Police officers protect the City Hall as protesters from Occupy Oakland -the local offshoot of Occupy Wall Street- marched to the buiding in Oakland on January 28, 2012. (KIMIHIRO HOSHINO/AFP/Getty Images)

OAKLAND (CBS / CNN / AP / BCN) — Oakland City Hall reopened Monday after municipal employees worked to clean up damage they said was caused over the weekend by Occupy protesters, about 400 of whom were arrested following clashes with police.

The mass arrests, described by police as the largest in Oakland history, appear to have injected new life into the Occupy movement as protesters in a number of American and European cities took to the streets Sunday to express their solidarity with the Occupy Oakland group.

PHOTOS: More Occupy Oakland Protests

“The Occupy movement will respond, as we have always responded: With an overwhelming show of collective resistance,” Occupy Wall Street said in a statement posted on its website.

But none of the weekend activities rose to the level of violence witnessed in Oakland, where protesters on Saturday clashed with police after they were prevented from taking over the long-vacant Henry J. Kaiser Convention Center near Lake Merritt.

Protesters and Oakland police traded allegations over who was to blame for the violence that saw demonstrators throw rocks and bottles at police, who it turn fired bean bag rounds, tear gas and smoke grenades at the group.

KCBS’ Bob Melrose Reports:

Oakland Police Officer Johnna Watson described what transpired as “one of the largest mass arrests that we have seen in the city.” The charges ranged from failure to disperse to vandalism, Watson said.

Oakland, with a population of about 420,000, has a long and sometimes violent history of activism dating back to the mid-1960s with the founding of the militant Black Panther Party and later for its anti-war protests.

Oakland has been a flash point of the Occupy movement since October, when police used tear gas to break up demonstrators who refused to leave downtown. One demonstrator, an Iraq war veteran, suffered a skull fracture after being hit with a police projectile, according to a veteran’s group. Police said they acted after the crowd threw paint and other objects at officers.

In November, violence broke out again in Oakland when police shuttered an Occupy camp at an area park.

Twice, protesters have forced the shut down of the Port of Oakland.

But Saturday marked a new chapter in the Oakland Occupy movement when the group attempted to take over the long-vacant convention center to use as a hub.

KCBS’ Tim Ryan Reports:

The group said it was necessary, in part because “since November, the city of Oakland and its police force have made it impossible for us to meet, to serve food and to provide a place for people to stay.”
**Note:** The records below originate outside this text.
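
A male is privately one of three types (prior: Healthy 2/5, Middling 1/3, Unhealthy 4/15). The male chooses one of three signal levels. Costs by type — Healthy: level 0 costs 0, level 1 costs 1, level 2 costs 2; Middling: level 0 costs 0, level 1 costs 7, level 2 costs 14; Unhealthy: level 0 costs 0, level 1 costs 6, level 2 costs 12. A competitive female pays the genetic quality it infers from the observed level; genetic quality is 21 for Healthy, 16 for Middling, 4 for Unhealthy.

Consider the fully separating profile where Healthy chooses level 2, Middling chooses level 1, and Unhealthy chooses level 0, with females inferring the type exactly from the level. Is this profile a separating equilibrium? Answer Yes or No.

Separating mating payoffs: level 2 → 21, level 1 → 16, level 0 → 4.
Healthy (assigned level 2): level 0: 4 − 0 = 4; level 1: 16 − 1 = 15; level 2: 21 − 2 = 19. Healthy stays.
Middling (assigned level 1): level 0: 4 − 0 = 4; level 1: 16 − 7 = 9; level 2: 21 − 14 = 7. Middling stays.
Unhealthy (assigned level 0): level 0: 4 − 0 = 4; level 1: 16 − 6 = 10; level 2: 21 − 12 = 9. Unhealthy prefers level 1.
At least one type deviates; the separating profile fails.

No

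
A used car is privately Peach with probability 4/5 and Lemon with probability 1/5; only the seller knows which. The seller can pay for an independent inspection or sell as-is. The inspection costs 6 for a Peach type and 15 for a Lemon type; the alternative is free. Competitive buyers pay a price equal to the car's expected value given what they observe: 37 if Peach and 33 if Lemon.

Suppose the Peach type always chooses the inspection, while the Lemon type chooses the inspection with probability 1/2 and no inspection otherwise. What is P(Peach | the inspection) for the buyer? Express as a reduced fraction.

P(the inspection) = (4/5)·1 + (1/5)·(1/2) = 9/10.
By Bayes' rule, P(Peach | the inspection) = (4/5) / (9/10) = 8/9.

8/9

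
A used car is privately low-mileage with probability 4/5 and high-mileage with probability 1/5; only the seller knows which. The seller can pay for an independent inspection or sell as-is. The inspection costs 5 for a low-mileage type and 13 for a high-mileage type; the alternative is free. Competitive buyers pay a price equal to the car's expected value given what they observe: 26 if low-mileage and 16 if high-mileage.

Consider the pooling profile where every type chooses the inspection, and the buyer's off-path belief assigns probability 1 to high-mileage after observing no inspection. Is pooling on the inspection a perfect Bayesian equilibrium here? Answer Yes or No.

On path, the buyer holds the prior and pays 4/5·26 + 1/5·16 = 24. Off path (no inspection), believing high-mileage, it pays 16.
low-mileage: the inspection nets 24 − 5 = 19; no inspection nets 16. low-mileage stays.
high-mileage: the inspection nets 24 − 13 = 11; no inspection nets 16. high-mileage would deviate.
A type deviates, so pooling fails.

No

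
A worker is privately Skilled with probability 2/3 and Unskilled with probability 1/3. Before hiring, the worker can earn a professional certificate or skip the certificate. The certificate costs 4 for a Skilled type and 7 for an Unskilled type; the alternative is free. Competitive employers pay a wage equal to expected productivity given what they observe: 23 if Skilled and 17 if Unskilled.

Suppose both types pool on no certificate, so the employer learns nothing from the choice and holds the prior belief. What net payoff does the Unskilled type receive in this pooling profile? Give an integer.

21

Pooled wage = 2/3·23 + 1/3·17 = 21.
Unskilled pays no cost for no certificate, so net payoff = 21.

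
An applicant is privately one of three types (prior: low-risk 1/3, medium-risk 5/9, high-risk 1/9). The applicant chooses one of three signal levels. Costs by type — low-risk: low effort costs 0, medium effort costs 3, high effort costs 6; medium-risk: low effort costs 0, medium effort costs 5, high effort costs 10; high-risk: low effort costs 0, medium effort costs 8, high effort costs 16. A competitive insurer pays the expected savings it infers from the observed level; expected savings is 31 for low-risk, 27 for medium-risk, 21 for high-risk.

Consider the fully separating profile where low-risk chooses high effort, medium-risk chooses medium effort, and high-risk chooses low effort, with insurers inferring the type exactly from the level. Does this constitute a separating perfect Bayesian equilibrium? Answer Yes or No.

Yes

Separating rebates: high effort → 31, medium effort → 27, low effort → 21.
low-risk (assigned high effort): low effort: 21 − 0 = 21; medium effort: 27 − 3 = 24; high effort: 31 − 6 = 25. low-risk stays.
medium-risk (assigned medium effort): low effort: 21 − 0 = 21; medium effort: 27 − 5 = 22; high effort: 31 − 10 = 21. medium-risk stays.
high-risk (assigned low effort): low effort: 21 − 0 = 21; medium effort: 27 − 8 = 19; high effort: 31 − 16 = 15. high-risk stays.
Every type prefers its assigned level; separation holds.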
The effort turned violent when police turned the group back, alleging the protesters were damaging construction equipment and fences near the convention center.

By nightfall, the protesters stormed the YMCA at 2350 Broadway and later broke into City Hall, police and city officials said. While inside the historic City Hall building, authorities said the protesters smashed glass display cases and windows, spray-painted graffiti and burned the American and California flags.

Protesters have decried the allegations that they broke into the buildings, saying they entered both through open doors.

But Mayor Jean Quan told reporters that police have video showing protesters using a crowbar, or something similar to it, to pry open an emergency door to City Hall, letting about 50 demonstrators inside.

Quan took reporters through City Hall on Sunday, pointing to walls where “offensive” and “obscene” graffiti had already been painted over and other areas of garbage, vandalism and destruction that she said had been left by protesters.

Quan said that vandalism related to Occupy Oakland has already cost the financially-strapped city $2 million, and that occupy-related activities have cost more than $5 million since October.

Three police officers were injured in the weekend clashes, while two protestors had reported injuries, according to Police Chief Howard Jordan.

Meanwhile, Occupy Oakland put out a call for financial aid to help some of those arrested make bail.

“Our bail funds have been dwindling significantly as a result of the police backlash against occupy Oakland in the last month. If you are able, please donate,” the group said.

Occupy Oakland is part of a larger movement that began last year on New York’s Wall Street and quickly spread across the globe. While the protesters have highlighted a number of causes, the overarching theme remained the same: populist anger over what activists portray as an out-of-touch corporate, financial and political elite.